In January 2008, the Federal Government announced a Green Paper/White Paper process in relation to homelessness, with a stated desire to renew the fight against homelessness and to find new approaches and solutions for this issue.
The Green Paper process involved community consultation and called for submissions from the public by Friday 27 June 2008. The Government's White Paper - its 10 year action plan on homelessness - was launched on 21 December 2008.
In its submission to the Green Paper, the HPLC argued that the Federal Government should:
- Situate homelessness within a human rights framework (rather than looking at it solely from a social inclusion perspective);
- Review and amend all Federal (and state) laws that impact disproportionately on or discriminate against people experiencing homelessness (eg: tenancy laws, public space laws, discrimination laws, voting laws etc);
- Introduce a Homelessness Act that enshrines an enforceable right to adequate housing;
- Enhance consumer participation in policy development and decision-making processes by establishing a Consumer Advisory Council which reports to the Minister for Housing as well as funding a range of consumer based initiatives;
- Expand and fund programs that use both public/private and outreach models such as that of the HPLC; and
- Introduce a Federal Charter of Rights incorporating social economic and cultural rights as well as civil and political ones, following comprehensive community consultation.

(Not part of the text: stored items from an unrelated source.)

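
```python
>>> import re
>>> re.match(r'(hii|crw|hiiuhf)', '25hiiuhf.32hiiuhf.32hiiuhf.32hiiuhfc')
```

With `match`, the pattern is implicitly anchored at the beginning.
Here the pattern fails at index 0, so the call returns None.

None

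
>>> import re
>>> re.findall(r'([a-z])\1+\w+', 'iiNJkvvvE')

`\1` is not a pattern — it's the concrete string captured by group 1, re-applied verbatim.
One capturing group, so `findall` returns just the captured substring from the one match — 1 in all.

['i']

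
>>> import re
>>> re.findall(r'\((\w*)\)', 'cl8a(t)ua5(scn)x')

['t', 'scn']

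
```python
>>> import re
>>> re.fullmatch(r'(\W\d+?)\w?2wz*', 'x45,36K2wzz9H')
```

None

For `fullmatch`, every character of the input must be accounted for by the pattern.
Here there's no way to consume every character, so the call returns None.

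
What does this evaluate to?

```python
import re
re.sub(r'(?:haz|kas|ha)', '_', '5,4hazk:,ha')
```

'5,4_k:,_'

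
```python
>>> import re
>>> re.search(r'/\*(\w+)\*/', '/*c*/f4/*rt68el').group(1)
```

'c'

`re.search` scans for the first position where the pattern succeeds.
The match spans [0:5] → '/*c*/'.
Captured: group 1 = 'c'.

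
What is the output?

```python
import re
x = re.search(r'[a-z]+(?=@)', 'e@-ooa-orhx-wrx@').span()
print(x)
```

(0, 1)

Lookahead/lookbehind check context without consuming it, so the matched span excludes the asserted characters.
`re.search` scans for the first position where the pattern succeeds.
The match spans [0:1] → 'e'.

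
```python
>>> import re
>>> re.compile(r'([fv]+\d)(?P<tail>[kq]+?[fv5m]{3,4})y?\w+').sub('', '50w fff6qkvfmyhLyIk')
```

'50w '

Pattern: one or more of one of [fv], then a digit (captured); then one or more of one of [kq] (lazy), then 3 to 4 of one of [fv5m] (captured as 'tail'); then optionally a literal 'y', then one or more of a word character.
Matches: at [4:19] → 'fff6qkvfmyhLyIk'.
Every occurrence is swapped for ''.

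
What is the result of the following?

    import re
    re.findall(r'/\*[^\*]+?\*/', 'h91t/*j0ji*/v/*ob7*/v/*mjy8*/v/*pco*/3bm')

['/*j0ji*/', '/*ob7*/', '/*mjy8*/', '/*pco*/']

Matches: at [4:12] → '/*j0ji*/'; at [13:20] → '/*ob7*/'; at [21:29] → '/*mjy8*/'; at [30:37] → '/*pco*/'.
Since nothing is captured, `findall` lists the 4 matched substrings directly.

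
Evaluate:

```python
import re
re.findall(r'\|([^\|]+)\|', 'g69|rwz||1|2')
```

['rwz', '1']

Matches: at [3:8] match '|rwz|', group 1 = 'rwz'; at [8:11] match '|1|', group 1 = '1'.
With a single group, `findall` returns only what that group captured — 2 items.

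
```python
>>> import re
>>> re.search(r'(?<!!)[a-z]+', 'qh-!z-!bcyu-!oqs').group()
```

A negative assertion filters positions out without eating any characters.
The match spans [0:2] → 'qh'.

'qh'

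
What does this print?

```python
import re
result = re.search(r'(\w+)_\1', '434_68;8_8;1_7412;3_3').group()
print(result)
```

8_8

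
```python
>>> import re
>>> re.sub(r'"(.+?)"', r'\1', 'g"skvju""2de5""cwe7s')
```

'gskvju2de5"cwe7s'

Because the quantifier is non-greedy, it stops expanding at the earliest point where the rest of the pattern can succeed.
Matches: at [1:8] → '"skvju"'; at [8:14] → '"2de5"'.
Each match is replaced using the text its own group 1 captured.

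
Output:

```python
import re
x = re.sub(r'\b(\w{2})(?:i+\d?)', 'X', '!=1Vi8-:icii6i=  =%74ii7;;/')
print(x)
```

This matches a word boundary (`\b`, zero-width); then exactly 2 of a word character (captured); then one or more of a literal 'i', then optionally a digit (non-capturing group).
Each match is replaced by 'X'.

!=X-:Xi=  =%X;;/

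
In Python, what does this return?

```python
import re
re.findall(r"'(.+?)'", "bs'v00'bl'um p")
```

The `?` after the quantifier makes it lazy — it takes as little as possible before letting the rest of the pattern try.
Scanning left to right: at [2:7] match "'v00'", group 1 = 'v00'.
`findall` collects group 1 from the one match (1 total).

['v00']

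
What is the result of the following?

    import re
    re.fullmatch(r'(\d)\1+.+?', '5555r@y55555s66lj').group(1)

`\1` is not a pattern — it's the concrete string captured by group 1, re-applied verbatim.
`re.fullmatch` is like wrapping the pattern in `^…$` (in single-line mode).
The match spans [0:17] → '5555r@y55555s66lj'.
Captured: group 1 = '5'.

'5'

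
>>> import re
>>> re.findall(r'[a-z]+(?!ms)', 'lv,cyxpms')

The negative lookahead/lookbehind blocks any match where the forbidden context is present.
Matches: at [0:2] → 'lv'; at [3:9] → 'cyxpms'.
`findall` yields the raw match text (2 of them) because the pattern has no groups.

['lv', 'cyxpms']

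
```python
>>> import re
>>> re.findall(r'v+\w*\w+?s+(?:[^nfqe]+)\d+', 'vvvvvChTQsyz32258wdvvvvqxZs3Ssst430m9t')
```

['vvvvvChTQsyz32258wdvvvvqxZs3Ssst430m9']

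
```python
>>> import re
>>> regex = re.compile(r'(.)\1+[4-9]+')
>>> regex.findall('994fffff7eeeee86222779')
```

['9', 'f', 'e', '2']

`\1` has to match the exact text group 1 already captured.
Walking the string: at [0:3] match '994', group 1 = '9'; at [3:9] match 'fffff7', group 1 = 'f'; at [9:16] match 'eeeee86', group 1 = 'e'; at [16:22] match '222779', group 1 = '2'.
One capturing group, so `findall` returns just the captured substring from each match — 4 in all.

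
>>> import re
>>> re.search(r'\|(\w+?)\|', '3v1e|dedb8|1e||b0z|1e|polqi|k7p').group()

'|dedb8|'

`re.search` scans for the first position where the pattern succeeds.
The match spans [4:11] → '|dedb8|'.
Captured: group 1 = 'dedb8'.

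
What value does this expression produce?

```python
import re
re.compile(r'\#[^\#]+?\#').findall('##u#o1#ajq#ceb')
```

['#u#', '#ajq#']

Scanning left to right: at [1:4] → '#u#'; at [6:11] → '#ajq#'.
`findall` yields the raw match text (2 of them) because the pattern has no groups.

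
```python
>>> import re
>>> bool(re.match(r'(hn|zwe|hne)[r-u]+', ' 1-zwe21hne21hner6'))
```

False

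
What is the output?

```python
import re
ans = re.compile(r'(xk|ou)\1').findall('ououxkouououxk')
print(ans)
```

['ou', 'ou']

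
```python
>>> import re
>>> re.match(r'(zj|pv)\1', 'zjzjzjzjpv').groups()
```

('zj',)

The match spans [0:4] → 'zjzj'.
Captured: group 1 = 'zj'.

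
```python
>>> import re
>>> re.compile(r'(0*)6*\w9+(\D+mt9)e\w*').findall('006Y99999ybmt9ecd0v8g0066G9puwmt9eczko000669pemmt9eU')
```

2 groups means the one result is a tuple of 2 captured strings — 1 here.

[('00', 'ybmt9')]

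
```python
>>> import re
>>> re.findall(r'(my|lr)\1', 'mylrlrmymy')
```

['lr', 'my']

After group 1 captures some text, `\1` only succeeds where that same text appears again.
With a single group, `findall` returns only what that group captured — 2 items.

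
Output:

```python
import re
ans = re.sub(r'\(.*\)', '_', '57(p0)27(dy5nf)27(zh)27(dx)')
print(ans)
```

Matches: at [2:27] → '(p0)27(dy5nf)27(zh)27(dx)'.
`sub` substitutes '_' at each match site.

57_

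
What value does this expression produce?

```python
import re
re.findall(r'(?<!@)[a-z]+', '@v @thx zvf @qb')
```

['hx', 'zvf', 'b']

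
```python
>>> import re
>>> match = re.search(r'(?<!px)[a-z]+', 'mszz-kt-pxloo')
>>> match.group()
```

'mszz'

Because the assertion is negative and zero-width, positions next to the forbidden text are skipped.
`re.search` tries every starting position until one works.
The match spans [0:4] → 'mszz'.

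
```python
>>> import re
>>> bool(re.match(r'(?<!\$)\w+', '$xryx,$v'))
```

False

With `match`, the pattern is implicitly anchored at the beginning.
Here position 0 doesn't satisfy it, so the call returns None, and `bool(None)` is False.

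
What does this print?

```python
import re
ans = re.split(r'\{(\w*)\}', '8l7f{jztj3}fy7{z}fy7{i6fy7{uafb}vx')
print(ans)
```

['8l7f', 'jztj3', 'fy7', 'z', 'fy7{i6fy7', 'uafb', 'vx']

`re.split` interleaves the captured-group text with the surrounding fragments.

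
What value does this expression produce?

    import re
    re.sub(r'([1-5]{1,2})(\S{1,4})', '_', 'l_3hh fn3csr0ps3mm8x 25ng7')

Pattern: 1 to 2 of a character in [1-5] (captured); then 1 to 4 of a non-whitespace character (captured).
Matches: at [2:5] → '3hh'; at [8:13] → '3csr0'; at [15:20] → '3mm8x'; at [21:26] → '25ng7'.
`sub` substitutes '_' at each match site.

'l__ fn_ps_ _'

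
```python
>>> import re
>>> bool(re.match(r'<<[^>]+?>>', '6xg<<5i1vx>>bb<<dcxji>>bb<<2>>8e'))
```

With `match`, the pattern is implicitly anchored at the beginning.
Here the string doesn't start with a match, so the call returns None, and `bool(None)` is False.

False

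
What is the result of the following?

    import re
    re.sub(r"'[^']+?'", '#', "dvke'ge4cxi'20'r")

`sub` substitutes '#' at each match site.

"dvke#20'r"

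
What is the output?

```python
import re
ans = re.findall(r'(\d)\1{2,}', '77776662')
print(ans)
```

A backreference is literal: `\1` must see the identical characters the first group matched.
One capturing group, so `findall` returns just the captured substring from each match — 2 in all.

['7', '6']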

The White Paper is one of the most progressive steps taken by a Government to tackle homelessness in decades and there is much to praise in the document. It is exciting to see the government commit to a tangible goal to halve homelessness by 2020 and provide $6.1 billion to the cause, including increased funding for legal services working with people experiencing homelessness. The Government also committed to the introduction of a Homelessness Act and to reviewing tenancy legislation and the regulation of tenancy databases - all recommendations put forward by the HPLC.
Unfortunately, the White Paper did not adopt the HPLC's recommendation that a human rights approach to homelessness be adopted. Legislation that criminalises homelessness, such as public space laws, and equal opportunity laws that make it lawful for someone to be discriminated against on the basis of their homelessness must also be addressed, as was recommended by the HPLC.
The White Paper has taken the first step by committing to tangible goals and targets to reduce homelessness, which are fundamental elements of a human rights approach. It is crucial that the Government takes the next step and enshrines human rights, as well as the goals and targets set out in the White Paper, in legislation.
In June 2009, the Minister for Housing, the Hon Tanya Plibersek MP, asked the House of Representatives’ Standing Committee on Family, Community, Housing and Youth to conduct an inquiry into homelessness legislation. The HPLC’s submission to the Inquiry is available below.
The HPLC will use the White Paper to inform its law reform and advocacy activities for 2009.